The Artichoke Dip Recipe

Ingredients:

2 cans or jars of artichokes in water with drained weight of 460-500 grams.

1 and ¼ cup of Parmesan cheese (you can even use a cup and a half)

¾ cup of light cream cheese (or you can use a cup of mayonnaise, but I use low-fat cream cheese)

1 tsp of cayenne pepper

1 clove of garlic (optional for those who do not like garlic)

3 or 4 spinach leaves (this can be optional if you do not have it at home, but I add it to give it some color)

What do I do?

 

I drain the water from the artichokes and cut them in 3 or 4 pieces.

I add them to the mixer and liquefy until a paste is formed, for about 20 seconds. As they are very smooth you do not need to add anything. If they are a little hard and are difficult to liquefy, I recommend to add a little olive oil. I preheat the oven to 175 °C.

If you do not have cayenne pepper, please read Tip # 3 of this recipe (at the end) that I offer you a substitute.

Once the artichoke paste is formed, proceed to add Parmesan (3/4 cups of Parmesan), cayenne pepper, and cream cheese.

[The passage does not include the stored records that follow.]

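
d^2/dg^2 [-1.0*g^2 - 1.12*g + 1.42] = -2.00000000000000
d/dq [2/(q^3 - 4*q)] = 2*(4 - 3*q^2)/(q^2*(q^2 - 4)^2)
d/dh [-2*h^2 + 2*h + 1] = 2 - 4*h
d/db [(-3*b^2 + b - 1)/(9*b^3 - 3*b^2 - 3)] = (b*(9*b - 2)*(3*b^2 - b + 1) + (6*b - 1)*(-3*b^3 + b^2 + 1))/(3*(-3*b^3 + b^2 + 1)^2)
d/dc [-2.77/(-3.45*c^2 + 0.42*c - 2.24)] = (1.1634 - 19.113*c)/(3.45*c^2 - 0.42*c + 2.24)^2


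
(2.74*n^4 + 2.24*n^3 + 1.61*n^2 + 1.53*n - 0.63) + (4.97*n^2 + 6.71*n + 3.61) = 2.74*n^4 + 2.24*n^3 + 6.58*n^2 + 8.24*n + 2.98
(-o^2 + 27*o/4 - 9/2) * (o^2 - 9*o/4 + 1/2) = -o^4 + 9*o^3 - 323*o^2/16 + 27*o/2 - 9/4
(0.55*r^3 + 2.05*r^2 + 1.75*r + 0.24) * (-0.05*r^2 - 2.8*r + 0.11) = -0.0275*r^5 - 1.6425*r^4 - 5.767*r^3 - 4.6865*r^2 - 0.4795*r + 0.0264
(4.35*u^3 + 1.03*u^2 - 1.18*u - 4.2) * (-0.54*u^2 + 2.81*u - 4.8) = -2.349*u^5 + 11.6673*u^4 - 17.3485*u^3 - 5.9918*u^2 - 6.138*u + 20.16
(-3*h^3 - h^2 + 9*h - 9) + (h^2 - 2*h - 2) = -3*h^3 + 7*h - 11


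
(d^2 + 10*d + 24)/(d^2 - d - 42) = (d + 4)/(d - 7)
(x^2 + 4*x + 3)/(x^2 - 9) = (x + 1)/(x - 3)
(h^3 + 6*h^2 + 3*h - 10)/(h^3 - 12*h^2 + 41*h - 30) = (h^2 + 7*h + 10)/(h^2 - 11*h + 30)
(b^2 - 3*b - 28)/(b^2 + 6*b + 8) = (b - 7)/(b + 2)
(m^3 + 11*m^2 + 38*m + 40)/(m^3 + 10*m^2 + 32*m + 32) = (m + 5)/(m + 4)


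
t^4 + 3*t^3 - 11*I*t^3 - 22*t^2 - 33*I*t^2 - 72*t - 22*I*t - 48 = (t + 1)*(t + 2)*(t - 8*I)*(t - 3*I)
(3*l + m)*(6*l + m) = 18*l^2 + 9*l*m + m^2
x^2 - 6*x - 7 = (x - 7)*(x + 1)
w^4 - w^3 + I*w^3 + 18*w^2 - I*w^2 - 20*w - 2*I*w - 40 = (w - 2)*(w + 1)*(w - 4*I)*(w + 5*I)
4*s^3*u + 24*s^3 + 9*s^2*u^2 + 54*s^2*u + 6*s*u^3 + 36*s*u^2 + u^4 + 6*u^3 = (s + u)^2*(4*s + u)*(u + 6)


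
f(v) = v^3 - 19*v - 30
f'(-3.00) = 8.00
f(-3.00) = 0.00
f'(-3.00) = 8.00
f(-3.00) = 0.00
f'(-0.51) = -18.22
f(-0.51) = -20.44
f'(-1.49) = -12.34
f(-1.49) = -5.00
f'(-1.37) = -13.37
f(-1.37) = -6.54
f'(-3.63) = 20.53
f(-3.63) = -8.86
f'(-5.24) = 63.37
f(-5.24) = -74.32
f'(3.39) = 15.48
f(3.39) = -55.45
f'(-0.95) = -16.29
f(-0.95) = -12.81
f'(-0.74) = -17.36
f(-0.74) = -16.35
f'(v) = 3*v^2 - 19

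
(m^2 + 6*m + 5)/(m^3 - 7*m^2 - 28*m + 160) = (m + 1)/(m^2 - 12*m + 32)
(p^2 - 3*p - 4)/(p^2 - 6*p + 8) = (p + 1)/(p - 2)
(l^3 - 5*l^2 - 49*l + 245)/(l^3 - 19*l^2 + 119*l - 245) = (l + 7)/(l - 7)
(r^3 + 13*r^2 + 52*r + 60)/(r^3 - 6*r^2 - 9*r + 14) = (r^2 + 11*r + 30)/(r^2 - 8*r + 7)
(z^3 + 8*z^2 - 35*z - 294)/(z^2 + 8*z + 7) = (z^2 + z - 42)/(z + 1)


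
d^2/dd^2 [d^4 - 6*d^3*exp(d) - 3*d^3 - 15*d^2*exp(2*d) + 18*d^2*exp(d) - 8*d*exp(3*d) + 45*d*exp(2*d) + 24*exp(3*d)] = -6*d^3*exp(d) - 60*d^2*exp(2*d) - 18*d^2*exp(d) + 12*d^2 - 72*d*exp(3*d) + 60*d*exp(2*d) + 36*d*exp(d) - 18*d + 168*exp(3*d) + 150*exp(2*d) + 36*exp(d)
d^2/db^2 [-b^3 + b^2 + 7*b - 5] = 2 - 6*b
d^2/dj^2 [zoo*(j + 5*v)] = 0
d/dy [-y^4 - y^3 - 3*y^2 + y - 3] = -4*y^3 - 3*y^2 - 6*y + 1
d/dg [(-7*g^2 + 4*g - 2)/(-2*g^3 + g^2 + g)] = (-14*g^4 + 16*g^3 - 23*g^2 + 4*g + 2)/(g^2*(4*g^4 - 4*g^3 - 3*g^2 + 2*g + 1))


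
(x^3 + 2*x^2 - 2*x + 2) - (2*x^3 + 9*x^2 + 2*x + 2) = -x^3 - 7*x^2 - 4*x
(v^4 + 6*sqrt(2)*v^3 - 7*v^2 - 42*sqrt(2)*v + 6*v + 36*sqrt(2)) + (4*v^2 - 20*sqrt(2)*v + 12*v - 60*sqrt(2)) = v^4 + 6*sqrt(2)*v^3 - 3*v^2 - 62*sqrt(2)*v + 18*v - 24*sqrt(2)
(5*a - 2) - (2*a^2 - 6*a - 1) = -2*a^2 + 11*a - 1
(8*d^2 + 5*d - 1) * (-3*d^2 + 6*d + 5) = -24*d^4 + 33*d^3 + 73*d^2 + 19*d - 5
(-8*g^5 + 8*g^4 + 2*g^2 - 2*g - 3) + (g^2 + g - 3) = -8*g^5 + 8*g^4 + 3*g^2 - g - 6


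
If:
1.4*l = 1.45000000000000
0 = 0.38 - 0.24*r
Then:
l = 1.04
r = 1.58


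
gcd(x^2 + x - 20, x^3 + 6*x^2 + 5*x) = x + 5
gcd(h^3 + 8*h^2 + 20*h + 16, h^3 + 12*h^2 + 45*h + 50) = h + 2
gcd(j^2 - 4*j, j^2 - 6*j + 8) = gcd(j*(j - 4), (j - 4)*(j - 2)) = j - 4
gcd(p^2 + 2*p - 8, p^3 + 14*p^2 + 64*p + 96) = p + 4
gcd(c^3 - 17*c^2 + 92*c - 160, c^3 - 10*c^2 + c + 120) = c^2 - 13*c + 40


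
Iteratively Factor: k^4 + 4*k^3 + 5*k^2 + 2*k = (k + 2)*(k^3 + 2*k^2 + k) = k*(k + 2)*(k^2 + 2*k + 1) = k*(k + 1)*(k + 2)*(k + 1)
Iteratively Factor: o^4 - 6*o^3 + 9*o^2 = (o)*(o^3 - 6*o^2 + 9*o) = o*(o - 3)*(o^2 - 3*o) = o^2*(o - 3)*(o - 3)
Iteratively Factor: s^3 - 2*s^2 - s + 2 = (s - 1)*(s^2 - s - 2) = (s - 1)*(s + 1)*(s - 2)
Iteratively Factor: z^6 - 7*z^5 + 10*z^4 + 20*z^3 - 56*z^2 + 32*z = (z - 4)*(z^5 - 3*z^4 - 2*z^3 + 12*z^2 - 8*z) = (z - 4)*(z - 1)*(z^4 - 2*z^3 - 4*z^2 + 8*z) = (z - 4)*(z - 2)*(z - 1)*(z^3 - 4*z) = z*(z - 4)*(z - 2)*(z - 1)*(z^2 - 4) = z*(z - 4)*(z - 2)^2*(z - 1)*(z + 2)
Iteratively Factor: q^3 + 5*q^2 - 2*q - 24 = (q + 3)*(q^2 + 2*q - 8) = (q - 2)*(q + 3)*(q + 4)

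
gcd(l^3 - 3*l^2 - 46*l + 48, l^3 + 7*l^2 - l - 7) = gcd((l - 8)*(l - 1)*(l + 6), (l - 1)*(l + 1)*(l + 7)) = l - 1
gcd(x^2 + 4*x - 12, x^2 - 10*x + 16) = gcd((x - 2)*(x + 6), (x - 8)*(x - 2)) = x - 2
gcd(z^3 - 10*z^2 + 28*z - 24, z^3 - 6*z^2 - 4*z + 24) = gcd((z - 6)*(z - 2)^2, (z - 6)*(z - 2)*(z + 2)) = z^2 - 8*z + 12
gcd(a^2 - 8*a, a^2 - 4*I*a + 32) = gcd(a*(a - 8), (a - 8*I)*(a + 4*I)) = 1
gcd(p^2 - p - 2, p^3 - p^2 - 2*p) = p^2 - p - 2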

If you want to add color as I do, I throw the leaves of spinach and re-liquefy.

I spread the artichoke paste with the other ingredients in a mold to bake.

I sprinkle with the remaining half cup the Parmesan on the surface of the dip.

I put it in the oven at 175 ° C / 350F and let it cook for 30 minutes, verifying that the Parmesan threads have already been browned, but have not been burned.

I take away and serve. I eat it with toasts, bread, grissinis, sticks of carrot or celery, among others. It’s delicious!!! Try it and see yourself in the streets of Brooklyn and Manhattan.

Tip # 1: The original recipe is with mayonnaise and without spinach. I propose this dip with cream cheese low in calories, so that you can have a slightly healthier option, especially if you are on a diet.

Tip # 2: The spinach on this dip is just to give it more color. However, there is also the dip of artichoke and spinach that has onions and more green leaves. You can try to elaborate that and tell me how you it goes.

Tip # 3: If you do not have cayenne pepper in the house, replace with red or black pepper with a few peperoncino flakes or dry spicy. Remember that cayenne pepper is spicy, so if you do not like the spicy so much, reduce the addition that the recipe says.

Pairing Tip: This dip is perfect to accompany with drinks such as Cosmopolitan, Martini, Gin and Vodkatonic.